Accepting the fact that we can only take in a filtered version of our conversations encourages us to further notice how easily our perception can be influenced. For instance, do you notice that the very place you are in affects your conversation?
Get a Coach for Better Communication
I recently donned the hat of a communication coach for one of my clients, who was experiencing lots of difficulty communicating with his spouse, despite claiming to be an extremely clear communicator. He would state his intentions plainly, and structure his content logically. But his spouse would respond in (what he describes as) a defensive manner, and the conversation will quickly devolve into an argument, or she would withdraw and clam up. Lacking effective communication, it led to even more unhappiness. This was highly frustrating and demoralizing for him. He had dissected their interactions in his mind countless times but saw nothing that he could have done differently. It was driving him crazy.
It was wise of him to seek me out; it is precisely in this sort of situation where the aid of an effective communication coach can make a huge difference.
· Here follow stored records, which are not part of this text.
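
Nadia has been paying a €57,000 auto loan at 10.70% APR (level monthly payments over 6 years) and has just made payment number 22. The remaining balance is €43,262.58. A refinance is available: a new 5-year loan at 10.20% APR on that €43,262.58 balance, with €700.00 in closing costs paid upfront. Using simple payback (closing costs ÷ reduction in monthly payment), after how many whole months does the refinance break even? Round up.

Current payment = 57,000 × 10.7%/12 / (1 − (1+0.0089167)^−72) = €1,076.20.
Refinanced payment = 43,262.58 × 0.0085000 / (1 − (1+0.0085000)^−60) = €923.47.
Monthly savings = €1,076.20 − €923.47 = €152.73.
Break-even = €700.00 / €152.73 = 4.58 → 5 months.

5 months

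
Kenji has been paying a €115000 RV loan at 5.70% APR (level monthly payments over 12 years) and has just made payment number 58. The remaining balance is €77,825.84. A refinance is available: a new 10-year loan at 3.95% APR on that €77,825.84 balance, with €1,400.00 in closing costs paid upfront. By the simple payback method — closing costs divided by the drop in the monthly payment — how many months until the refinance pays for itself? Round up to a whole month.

5 months

Current payment = 115,000 × 5.7%/12 / (1 − (1+0.0047500)^−144) = €1,104.46.
Refinanced payment = 77,825.84 × 0.0032917 / (1 − (1+0.0032917)^−120) = €786.10.
Monthly savings = €1,104.46 − €786.10 = €318.36.
Break-even = €1,400.00 / €318.36 = 4.40 → 5 months.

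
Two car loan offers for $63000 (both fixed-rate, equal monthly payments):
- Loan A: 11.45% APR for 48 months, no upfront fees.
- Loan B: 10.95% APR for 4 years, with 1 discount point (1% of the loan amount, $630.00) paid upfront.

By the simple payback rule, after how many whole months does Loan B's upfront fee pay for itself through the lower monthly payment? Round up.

Loan A: at 11.45% the monthly rate is 0.0095417, so the payment is 63,000 × 0.0095417 / (1 − 1.0095417^−48) = $1,642.07.
Loan B: monthly rate = 10.95%/12 = 0.0091250; payment = 63,000 × 0.0091250 / (1 − (1+0.0091250)^−48) = $1,626.74.
Monthly savings = $1,642.07 − $1,626.74 = $15.33.
Break-even = $630.00 / $15.33 = 41.10 → 42 months.

42 months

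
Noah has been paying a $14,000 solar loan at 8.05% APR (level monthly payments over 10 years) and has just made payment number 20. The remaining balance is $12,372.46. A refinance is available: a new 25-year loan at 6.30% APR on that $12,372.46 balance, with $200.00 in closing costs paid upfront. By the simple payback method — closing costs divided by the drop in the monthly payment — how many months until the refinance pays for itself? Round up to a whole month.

Current payment = 14,000 × 8.05%/12 / (1 − (1+0.0067083)^−120) = $170.23.
Refinanced payment = 12,372.46 × 0.0052500 / (1 − (1+0.0052500)^−300) = $82.00.
Monthly savings = $170.23 − $82.00 = $88.23.
Break-even = $200.00 / $88.23 = 2.27 → 3 months.

3 months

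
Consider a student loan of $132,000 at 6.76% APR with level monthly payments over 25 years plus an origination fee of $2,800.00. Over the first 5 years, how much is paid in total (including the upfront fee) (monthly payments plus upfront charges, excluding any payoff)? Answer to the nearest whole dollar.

$57,570

At 6.76% the monthly rate is 0.0056333, so the payment is 132,000 × 0.0056333 / (1 − 1.0056333^−300) = $912.84.
Total outlay = 60 × $912.84 + $2,800.00 = $57,570.40.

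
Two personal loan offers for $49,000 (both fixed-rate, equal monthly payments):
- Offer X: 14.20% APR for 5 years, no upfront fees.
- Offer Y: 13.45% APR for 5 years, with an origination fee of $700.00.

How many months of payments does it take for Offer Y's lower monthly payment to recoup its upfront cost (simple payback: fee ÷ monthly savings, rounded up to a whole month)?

37 months

Offer X: monthly rate = 14.2%/12 = 0.0118333; payment = 49,000 × 0.0118333 / (1 − (1+0.0118333)^−60) = $1,145.23.
Offer Y: monthly rate = 13.45%/12 = 0.0112083; payment = 49,000 × 0.0112083 / (1 − (1+0.0112083)^−60) = $1,126.22.
Monthly savings = $1,145.23 − $1,126.22 = $19.01.
Break-even = $700.00 / $19.01 = 36.82 → 37 months.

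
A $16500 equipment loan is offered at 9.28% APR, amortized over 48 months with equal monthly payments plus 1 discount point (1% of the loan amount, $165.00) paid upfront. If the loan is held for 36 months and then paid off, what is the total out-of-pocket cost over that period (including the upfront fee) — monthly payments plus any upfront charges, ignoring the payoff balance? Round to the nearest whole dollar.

$15,026

At 9.28% the monthly rate is 0.0077333, so the payment is 16,500 × 0.0077333 / (1 − 1.0077333^−48) = $412.80.
Total outlay = 36 × $412.80 + $165.00 = $15,025.80.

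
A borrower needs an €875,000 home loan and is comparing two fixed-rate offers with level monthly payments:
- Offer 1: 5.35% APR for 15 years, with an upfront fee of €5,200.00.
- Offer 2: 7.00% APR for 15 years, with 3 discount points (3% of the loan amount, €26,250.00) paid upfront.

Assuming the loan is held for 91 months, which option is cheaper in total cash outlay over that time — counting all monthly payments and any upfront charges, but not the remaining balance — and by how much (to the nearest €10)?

Offer 1 by €92,460

Offer 1: monthly rate = 5.35%/12 = 0.0044583; payment = 875,000 × 0.0044583 / (1 − (1+0.0044583)^−180) = €7,080.02.
Offer 2: at 7.00% the monthly rate is 0.0058333, so the payment is 875,000 × 0.0058333 / (1 − 1.0058333^−180) = €7,864.75.
Over 91 months: Offer 1 costs 91 × €7,080.02 + €5,200.00 = €649,481.82; Offer 2 costs 91 × €7,864.75 + €26,250.00 = €741,942.25.
Offer 1 is cheaper by €741,942.25 − €649,481.82 = €92,460.43.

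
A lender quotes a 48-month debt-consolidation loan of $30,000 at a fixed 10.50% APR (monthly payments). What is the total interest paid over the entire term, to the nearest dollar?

At 10.50% the monthly rate is 0.0087500, so the payment is 30,000 × 0.0087500 / (1 − 1.0087500^−48) = $768.10.
Total paid = 48 × $768.10 = $36,868.80; interest = $36,868.80 − $30,000 = $6,868.80.

$6,869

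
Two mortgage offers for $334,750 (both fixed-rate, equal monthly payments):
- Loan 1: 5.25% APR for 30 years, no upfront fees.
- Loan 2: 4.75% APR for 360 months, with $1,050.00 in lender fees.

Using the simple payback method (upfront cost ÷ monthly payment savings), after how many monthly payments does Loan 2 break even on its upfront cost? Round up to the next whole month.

Loan 1: monthly rate = 5.25%/12 = 0.0043750; payment = 334,750 × 0.0043750 / (1 − (1+0.0043750)^−360) = $1,848.50.
Loan 2: monthly rate = 4.75%/12 = 0.0039583; payment = 334,750 × 0.0039583 / (1 − (1+0.0039583)^−360) = $1,746.21.
Monthly savings = $1,848.50 − $1,746.21 = $102.29.
Break-even = $1,050.00 / $102.29 = 10.26 → 11 months.

11 months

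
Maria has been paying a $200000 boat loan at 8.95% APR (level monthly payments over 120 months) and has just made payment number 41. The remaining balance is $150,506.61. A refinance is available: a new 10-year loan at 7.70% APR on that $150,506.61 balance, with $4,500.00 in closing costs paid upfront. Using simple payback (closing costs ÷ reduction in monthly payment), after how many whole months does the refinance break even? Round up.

7 months

Current payment = 200,000 × 8.95%/12 / (1 − (1+0.0074583)^−120) = $2,528.11.
Refinanced payment = 150,506.61 × 0.0064167 / (1 − (1+0.0064167)^−120) = $1,802.29.
Monthly savings = $2,528.11 − $1,802.29 = $725.82.
Break-even = $4,500.00 / $725.82 = 6.20 → 7 months.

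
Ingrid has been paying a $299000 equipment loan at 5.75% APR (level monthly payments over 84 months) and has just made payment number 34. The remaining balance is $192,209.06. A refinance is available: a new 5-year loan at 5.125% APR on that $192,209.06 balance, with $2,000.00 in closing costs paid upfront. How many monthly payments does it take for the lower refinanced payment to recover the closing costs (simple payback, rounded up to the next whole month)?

Current payment = 299,000 × 5.75%/12 / (1 − (1+0.0047917)^−84) = $4,332.21.
Refinanced payment = 192,209.06 × 0.0042708 / (1 − (1+0.0042708)^−60) = $3,638.24.
Monthly savings = $4,332.21 − $3,638.24 = $693.97.
Break-even = $2,000.00 / $693.97 = 2.88 → 3 months.

3 months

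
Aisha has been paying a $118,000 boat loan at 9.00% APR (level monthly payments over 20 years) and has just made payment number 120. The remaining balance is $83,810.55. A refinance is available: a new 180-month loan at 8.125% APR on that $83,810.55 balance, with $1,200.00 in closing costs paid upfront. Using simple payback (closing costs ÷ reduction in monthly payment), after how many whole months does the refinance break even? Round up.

Current payment = 118,000 × 9%/12 / (1 − (1+0.0075000)^−240) = $1,061.68.
Refinanced payment = 83,810.55 × 0.0067708 / (1 − (1+0.0067708)^−180) = $807.00.
Monthly savings = $1,061.68 − $807.00 = $254.68.
Break-even = $1,200.00 / $254.68 = 4.71 → 5 months.

5 months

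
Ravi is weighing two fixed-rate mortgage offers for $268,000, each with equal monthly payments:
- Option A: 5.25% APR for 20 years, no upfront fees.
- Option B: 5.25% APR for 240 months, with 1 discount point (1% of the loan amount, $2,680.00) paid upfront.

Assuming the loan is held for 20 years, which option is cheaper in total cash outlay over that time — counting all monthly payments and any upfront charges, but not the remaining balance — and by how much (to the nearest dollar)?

Option A: monthly rate = 5.25%/12 = 0.0043750; payment = 268,000 × 0.0043750 / (1 − (1+0.0043750)^−240) = $1,805.90.
Option B: at 5.25% the monthly rate is 0.0043750, so the payment is 268,000 × 0.0043750 / (1 − 1.0043750^−240) = $1,805.90.
Over 240 months: Option A costs 240 × $1,805.90 = $433,416.00; Option B costs 240 × $1,805.90 + $2,680.00 = $436,096.00.
Option A is cheaper by $436,096.00 − $433,416.00 = $2,680.00.

Option A by $2,680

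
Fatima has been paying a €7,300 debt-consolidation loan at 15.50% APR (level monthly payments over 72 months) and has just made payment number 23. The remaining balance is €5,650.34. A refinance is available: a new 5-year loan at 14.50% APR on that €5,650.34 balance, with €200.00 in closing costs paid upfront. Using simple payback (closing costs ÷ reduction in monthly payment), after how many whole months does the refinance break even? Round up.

Current payment = 7,300 × 15.5%/12 / (1 − (1+0.0129167)^−72) = €156.35.
Refinanced payment = 5,650.34 × 0.0120833 / (1 − (1+0.0120833)^−60) = €132.94.
Monthly savings = €156.35 − €132.94 = €23.41.
Break-even = €200.00 / €23.41 = 8.54 → 9 months.

9 months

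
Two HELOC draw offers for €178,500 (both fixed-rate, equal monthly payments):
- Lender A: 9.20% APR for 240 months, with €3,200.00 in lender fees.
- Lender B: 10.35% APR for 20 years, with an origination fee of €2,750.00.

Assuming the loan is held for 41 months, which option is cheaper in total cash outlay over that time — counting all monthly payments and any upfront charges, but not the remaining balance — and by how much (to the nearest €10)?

Lender A by €5,090

Lender A: monthly rate = 9.2%/12 = 0.0076667; payment = 178,500 × 0.0076667 / (1 − (1+0.0076667)^−240) = €1,629.04.
Lender B: at 10.35% the monthly rate is 0.0086250, so the payment is 178,500 × 0.0086250 / (1 − 1.0086250^−240) = €1,764.16.
Over 41 months: Lender A costs 41 × €1,629.04 + €3,200.00 = €69,990.64; Lender B costs 41 × €1,764.16 + €2,750.00 = €75,080.56.
Lender A is cheaper by €75,080.56 − €69,990.64 = €5,089.92.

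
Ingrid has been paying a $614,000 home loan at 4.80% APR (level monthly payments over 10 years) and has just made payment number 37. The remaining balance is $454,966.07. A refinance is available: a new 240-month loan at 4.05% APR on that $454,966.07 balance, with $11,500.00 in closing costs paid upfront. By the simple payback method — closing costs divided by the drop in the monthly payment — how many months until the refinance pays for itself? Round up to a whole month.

4 months

Current payment = 614,000 × 4.8%/12 / (1 − (1+0.0040000)^−120) = $6,452.56.
Refinanced payment = 454,966.07 × 0.0033750 / (1 − (1+0.0033750)^−240) = $2,769.01.
Monthly savings = $6,452.56 − $2,769.01 = $3,683.55.
Break-even = $11,500.00 / $3,683.55 = 3.12 → 4 months.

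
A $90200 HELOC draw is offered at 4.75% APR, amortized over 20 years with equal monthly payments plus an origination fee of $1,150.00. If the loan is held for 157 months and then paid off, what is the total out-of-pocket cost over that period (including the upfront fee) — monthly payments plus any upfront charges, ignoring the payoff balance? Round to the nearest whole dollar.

$92,664

Monthly rate = 4.75%/12 = 0.0039583; payment = 90,200 × 0.0039583 / (1 − (1+0.0039583)^−240) = $582.89.
Total outlay = 157 × $582.89 + $1,150.00 = $92,663.73.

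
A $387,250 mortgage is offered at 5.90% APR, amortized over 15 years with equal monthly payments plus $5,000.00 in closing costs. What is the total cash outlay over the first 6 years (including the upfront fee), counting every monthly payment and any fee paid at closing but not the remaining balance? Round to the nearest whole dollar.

Monthly rate = 5.9%/12 = 0.0049167; payment = 387,250 × 0.0049167 / (1 − (1+0.0049167)^−180) = $3,246.95.
Total outlay = 72 × $3,246.95 + $5,000.00 = $238,780.40.

$238,780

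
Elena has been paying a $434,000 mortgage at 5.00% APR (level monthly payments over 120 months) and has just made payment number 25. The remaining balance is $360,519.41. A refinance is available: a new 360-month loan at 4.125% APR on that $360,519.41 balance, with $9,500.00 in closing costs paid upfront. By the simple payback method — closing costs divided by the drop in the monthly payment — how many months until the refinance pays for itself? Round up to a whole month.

4 months

Current payment = 434,000 × 5%/12 / (1 − (1+0.0041667)^−120) = $4,603.24.
Refinanced payment = 360,519.41 × 0.0034375 / (1 − (1+0.0034375)^−360) = $1,747.26.
Monthly savings = $4,603.24 − $1,747.26 = $2,855.98.
Break-even = $9,500.00 / $2,855.98 = 3.33 → 4 months.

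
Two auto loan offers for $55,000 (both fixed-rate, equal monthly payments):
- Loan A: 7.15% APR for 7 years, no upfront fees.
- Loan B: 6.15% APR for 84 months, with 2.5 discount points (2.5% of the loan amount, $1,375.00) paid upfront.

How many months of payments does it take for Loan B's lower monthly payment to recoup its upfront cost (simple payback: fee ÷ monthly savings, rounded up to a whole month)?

52 months

Loan A: at 7.15% the monthly rate is 0.0059583, so the payment is 55,000 × 0.0059583 / (1 − 1.0059583^−84) = $834.14.
Loan B: monthly rate = 6.15%/12 = 0.0051250; payment = 55,000 × 0.0051250 / (1 − (1+0.0051250)^−84) = $807.43.
Monthly savings = $834.14 − $807.43 = $26.71.
Break-even = $1,375.00 / $26.71 = 51.48 → 52 months.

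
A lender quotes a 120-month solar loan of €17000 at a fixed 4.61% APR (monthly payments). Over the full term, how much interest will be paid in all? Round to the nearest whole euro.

€4,251

Monthly rate = 4.61%/12 = 0.0038417; payment = 17,000 × 0.0038417 / (1 − (1+0.0038417)^−120) = €177.09.
Total paid = 120 × €177.09 = €21,250.80; interest = €21,250.80 − €17,000 = €4,250.80.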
After we unpacked his experiences, he realized that he had been approaching his spouse for discussions at times and in places where it was difficult for her to respond productively. For instance, he had approached her at the end of a long day, after she had spent all her energy taking care of the family. On a number of occasions, he had even tried to initiate discussions with her in the car… WHILE SHE WAS DRIVING!
Moods Are Filters Too
Can you describe the filters at work in these instances? For me, I would name them as moods. At the end of a long day of taking care of the family, what mood do you think his spouse might have been in? Lethargy? Frustration? Impatience?
And how might being in a moving car affect the dynamics of the conversation? Especially when there is less eye-contact between speaker and listener? And lastly, the most important consideration – what mood do you think the spouse might be in, while trying to navigate traffic?
Effective Communication Happens When We Can See How We See
Anaïs Nin said, “We don’t see the world as it is, we see it as we are”. Imagine how my client’s messages were being filtered by his spouse, in those situations.
On one hand, my client was amazed that I could guide him into this new awareness. And on the other hand, he was incredulous that he was unable to see such ‘seemingly simple’ factors in the first place. I suggested that he shouldn’t be so shocked; there is a reason why we call them blindspots. And this is why effective communication coaching can be so powerful – it can save us from the unnecessary pain and wasted time spent being stuck in our own limited awareness.
Coaching for effective communication can help us to see the filters through which we receive messages. When communication works well, it can be near invisible – we aren’t conscious about it. But when it breaks down, it can create much frustration and heartache. In my work as a life coach in Singapore, this is one of the common purposes my clients seek me for. They decided they have had enough of going round and round in circles for the communication problems with family, loved ones and colleagues. And in most cases, they start to see a way out when I help them to make visible the filters that are present in their conversations.
Now, when you think about your own experiences of ineffective communication, what filters do you think were influencing it? Even as you ponder this question, do you assume I’m referring to how YOU contributed to ineffective communication, or about the ineffective communication you have witnessed in others? Read the first sentence in this paragraph again and just notice… why did you filter it this way?